Scholars even make the case that Argentina's 1978 World Cup victory in Buenos Aires shored up a repressive military government. "Enough has been written about football hooligans," says Simon Kuper, author of Football Against the Enemy. "Other fans are much more dangerous."

So, soccer isn't innocent. But in the passion it evokes, it is pure. It is a window on a nation far more revealing than some sterile pavilion at a slicked-up world's fair. Listen to Henry Kissinger on his native Germany: "Both the national team and the generals who followed the Schlieffen Plan during World War I paid meticulous attention to detail. But there is a limit to human foresight, and both suffered when, under the pressure of events, they were forced to deal with contingencies that overwhelmed their intricate planning. If they're not ahead by the 75th minute, a certain melancholy settles in, and the Germans are shadowed by the under-lying national premonition that in the end even the most dedicated effort will go unrewarded."

The Nepalese once played soccer with skulls, and the game has always done a macabre dance with the people who play and follow it. Not that soccer is a matter of life and death; as an English coach named Bill Shankly once noted, the game is something much more serious than that. A year ago, after Iraq eliminated China to reach the final round of World Cup qualifying for Asia, celebrations in Baghdad killed nine people and injured 120, more carnage than had been inflicted in the U.S. missile attack on an Iraqi intelligence compound several weeks earlier. In 1969 a World Cup qualifier between Honduras and El Salvador touched off a five-day war—the so-called Soccer War—that left 2,000 dead and 12,000 wounded. Following Cameroon's elimination from the World Cup four years ago, a Bangladeshi woman committed suicide, telling the world in her note that with the Indomitable Lions gone, she had nothing left to live for.

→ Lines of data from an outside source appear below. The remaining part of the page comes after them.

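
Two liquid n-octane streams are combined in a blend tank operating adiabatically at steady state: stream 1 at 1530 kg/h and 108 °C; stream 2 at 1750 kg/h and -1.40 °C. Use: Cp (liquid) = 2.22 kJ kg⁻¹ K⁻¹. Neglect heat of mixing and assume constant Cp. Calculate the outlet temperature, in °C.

T_out = 49.6 °C

No heat crosses the boundary, so H_out = H_in.
T_out = Σ ṁᵢCp,ᵢTᵢ / Σ ṁᵢCp,ᵢ
      = 361390 / 7281.6 = 49.631 °C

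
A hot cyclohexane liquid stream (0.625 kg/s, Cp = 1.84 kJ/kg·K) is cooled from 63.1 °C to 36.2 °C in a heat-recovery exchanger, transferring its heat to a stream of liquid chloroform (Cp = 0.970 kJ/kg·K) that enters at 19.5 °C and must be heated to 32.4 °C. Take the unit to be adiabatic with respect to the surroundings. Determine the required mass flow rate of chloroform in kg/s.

Heat released by hot stream: Q = 0.625 × 1.84 × (63.1 − 36.2) = 30.935 kJ/s
Energy balance on cold side (adiabatic exchanger): Q = ṁ_c·Cp_c·(T_c,out − T_c,in)
ṁ_c = 30.935 / [0.970 × (32.4 − 19.5)] = 2.4722 kg/s

ṁ_c = 2.47 kg/s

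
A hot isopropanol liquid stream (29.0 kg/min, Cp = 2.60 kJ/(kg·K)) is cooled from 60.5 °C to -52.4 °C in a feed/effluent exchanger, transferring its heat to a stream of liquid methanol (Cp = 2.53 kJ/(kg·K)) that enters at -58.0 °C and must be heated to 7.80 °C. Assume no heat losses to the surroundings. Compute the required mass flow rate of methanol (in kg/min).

ṁ_c = 51.1 kg/min

Heat released by hot stream: Q = 29.0 × 2.60 × (60.5 − -52.4) = 8512.7 kJ/min
Energy balance on cold side (adiabatic exchanger): Q = ṁ_c·Cp_c·(T_c,out − T_c,in)
ṁ_c = 8512.7 / [2.53 × (7.80 − -58.0)] = 51.135 kg/min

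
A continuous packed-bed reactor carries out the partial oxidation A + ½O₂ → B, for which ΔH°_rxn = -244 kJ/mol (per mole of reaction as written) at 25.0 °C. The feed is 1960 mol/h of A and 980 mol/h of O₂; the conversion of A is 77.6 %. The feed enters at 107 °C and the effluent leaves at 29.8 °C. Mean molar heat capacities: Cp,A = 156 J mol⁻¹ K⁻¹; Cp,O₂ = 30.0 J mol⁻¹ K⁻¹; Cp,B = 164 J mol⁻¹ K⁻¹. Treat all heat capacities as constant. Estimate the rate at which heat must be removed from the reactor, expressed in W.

Q_out = 110000 W

Extent of reaction ξ = 0.776 × 1960 = 1521 mol/h
Reaction term: ξ·ΔH°_rxn = 1521 × -244 = -371110 kJ/h
Sensible, feed 107→25 °C: -27483 kJ/h
Outlet flows (mol/h): A 439.04, O₂ 219.52, B 1521
Sensible, products 25→29.8 °C: 1557.7 kJ/h
Q = ΔH = -397040 kJ/h = -110.29 kW
Heat removed = 110290 W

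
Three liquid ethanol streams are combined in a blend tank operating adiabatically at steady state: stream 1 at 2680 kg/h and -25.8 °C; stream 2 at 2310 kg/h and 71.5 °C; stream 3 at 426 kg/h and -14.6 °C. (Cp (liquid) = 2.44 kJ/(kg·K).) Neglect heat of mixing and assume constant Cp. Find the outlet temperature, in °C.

T_out = 16.6 °C

Adiabatic, steady state ⇒ Σ ṁᵢCp,ᵢ(T_out − Tᵢ) = 0
Σ ṁᵢCp,ᵢTᵢ = 2680×2.44×-25.8 + 2310×2.44×71.5 + 426×2.44×-14.6 = 219120
Σ ṁᵢCp,ᵢ = 2680×2.44 + 2310×2.44 + 426×2.44 = 13215
T_out = 219120 / 13215 = 16.581 °C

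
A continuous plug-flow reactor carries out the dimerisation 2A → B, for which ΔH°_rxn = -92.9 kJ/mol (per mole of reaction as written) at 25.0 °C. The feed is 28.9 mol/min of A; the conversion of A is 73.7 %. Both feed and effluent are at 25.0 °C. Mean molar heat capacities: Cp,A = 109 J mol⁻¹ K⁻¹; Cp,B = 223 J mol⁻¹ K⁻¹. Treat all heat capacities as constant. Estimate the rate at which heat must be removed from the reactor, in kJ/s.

Extent of reaction ξ = 0.737 × 28.9 / 2 = 10.65 mol/min
Reaction term: ξ·ΔH°_rxn = 10.65 × -92.9 = -989.35 kJ/min
Q = ΔH = -989.35 kJ/min = -16.489 kW
Heat removed = 16.489 kJ/s

Q_out = 16.5 kJ/s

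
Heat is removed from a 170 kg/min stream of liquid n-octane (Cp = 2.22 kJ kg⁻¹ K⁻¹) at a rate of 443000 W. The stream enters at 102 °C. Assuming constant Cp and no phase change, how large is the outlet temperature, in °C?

T_out = 31.6 °C

Q = 443000 W = 26580 kJ/min
ΔT = Q/(ṁ·Cp) = 26580/(170×2.22) = 70.429 K
T_out = 102 − 70.429 = 31.571 °C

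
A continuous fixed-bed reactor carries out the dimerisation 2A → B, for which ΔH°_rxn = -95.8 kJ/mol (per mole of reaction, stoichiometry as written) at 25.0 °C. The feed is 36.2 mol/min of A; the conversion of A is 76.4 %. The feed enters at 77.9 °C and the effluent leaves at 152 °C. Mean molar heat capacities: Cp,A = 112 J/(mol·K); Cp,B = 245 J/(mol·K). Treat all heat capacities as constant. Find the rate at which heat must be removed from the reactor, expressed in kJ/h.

Extent of reaction ξ = 0.764 × 36.2 / 2 = 13.828 mol/min
Reaction term: ξ·ΔH°_rxn = 13.828 × -95.8 = -1324.8 kJ/min
Sensible, feed 77.9→25 °C: -214.48 kJ/min
Outlet flows (mol/min): A 8.5432, B 13.828
Sensible, products 25→152 °C: 551.79 kJ/min
Q = ΔH = -987.45 kJ/min = -16.457 kW
Heat removed = 59247 kJ/h

Q_out = 59200 kJ/h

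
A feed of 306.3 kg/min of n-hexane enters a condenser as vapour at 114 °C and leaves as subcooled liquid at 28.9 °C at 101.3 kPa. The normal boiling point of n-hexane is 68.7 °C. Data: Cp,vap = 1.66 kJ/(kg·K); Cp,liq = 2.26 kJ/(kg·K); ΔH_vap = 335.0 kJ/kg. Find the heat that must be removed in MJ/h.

Q_c = 9190 MJ/h

vapour 114→68.7 °C: -75.198 kJ/kg
condensation at 68.7 °C: -335 kJ/kg
liquid 68.7→28.9 °C: -89.948 kJ/kg
Δh = -75.198 + -335 + -89.948 = -500.15 kJ/kg
Q = ṁ·Δh = 306.3 kg/min × -500.15 kJ/kg = -153190 kJ/min
|Q| = 2553.2 kW = 9191.7 MJ/h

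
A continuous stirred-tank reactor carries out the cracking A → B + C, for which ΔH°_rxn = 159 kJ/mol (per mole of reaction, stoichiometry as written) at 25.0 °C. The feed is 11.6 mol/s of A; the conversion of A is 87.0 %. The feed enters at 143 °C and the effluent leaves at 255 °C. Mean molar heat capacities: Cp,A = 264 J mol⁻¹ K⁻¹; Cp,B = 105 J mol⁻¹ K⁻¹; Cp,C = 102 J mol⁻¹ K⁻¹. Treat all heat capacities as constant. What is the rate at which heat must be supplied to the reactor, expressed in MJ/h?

Q_in = 6540 MJ/h

Extent of reaction ξ = 0.870 × 11.6 = 10.092 mol/s
Reaction term: ξ·ΔH°_rxn = 10.092 × 159 = 1604.6 kJ/s
Sensible, feed 143→25 °C: -361.36 kJ/s
Outlet flows (mol/s): A 1.508, B 10.092, C 10.092
Sensible, products 25→255 °C: 572.05 kJ/s
Q = ΔH = 1815.3 kJ/s = 1815.3 kW
Heat supplied = 6535.1 MJ/h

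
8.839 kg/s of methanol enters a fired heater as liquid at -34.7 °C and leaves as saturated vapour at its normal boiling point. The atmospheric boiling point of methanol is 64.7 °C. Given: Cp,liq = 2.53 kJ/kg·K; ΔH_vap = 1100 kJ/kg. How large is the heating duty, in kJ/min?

Q = 717000 kJ/min

liquid -34.7→64.7 °C: 251.48 kJ/kg
vaporisation at 64.7 °C: 1100 kJ/kg
Δh = 251.48 + 1100 = 1351.5 kJ/kg
Q = ṁ·Δh = 8.839 kg/s × 1351.5 kJ/kg = 11946 kJ/s
|Q| = 11946 kW = 716740 kJ/min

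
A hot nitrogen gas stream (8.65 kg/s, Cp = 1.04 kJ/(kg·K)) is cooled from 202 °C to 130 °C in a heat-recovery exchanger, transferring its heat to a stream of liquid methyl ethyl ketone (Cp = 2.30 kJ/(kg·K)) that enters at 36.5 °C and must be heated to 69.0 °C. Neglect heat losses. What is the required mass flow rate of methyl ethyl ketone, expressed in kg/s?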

But the game doesn't merely occasion death born of anger and hate and madness. Sometimes it causes death born of joy. In 1950, after their team won the World Cup in Brazil's 200,000-seat Maracana Stadium, some Uruguayan fans jumped oil" the lip of the stadium to a happy doom.

Of course no comparable passion prevails among the few Americans who follow soccer. Yet 16 million people in the U.S. do play the game, more than any other sport except basketball. There are twice as many soccer teams on American college campuses as football teams. Huge numbers of young women have come to the game, thanks largely to the Title IX revolution, and the U.S. is the women's World Cup champion, having won the inaugural tournament in 1991. Still, there are jokes: that it's the sport of the future—and always will be; that of course millions play it, because that way they don't have to watch it.

"A soccer game without goals is like an afternoon without sunshine," said Alfredo di Stefano, the Argentine great, and by that standard the World Cup in Italy four years ago was a cloudy disappointment and a gift to the sport's critics. The tournament averaged 2.2 goals per game, an alltime low. FIFA has jimmied the rules a bit for USA '94, rewarding teams with three points rather than two for a win in the first stage, a change that should encourage offensive play and increase the game's chances of penetrating the hard heads of Americans.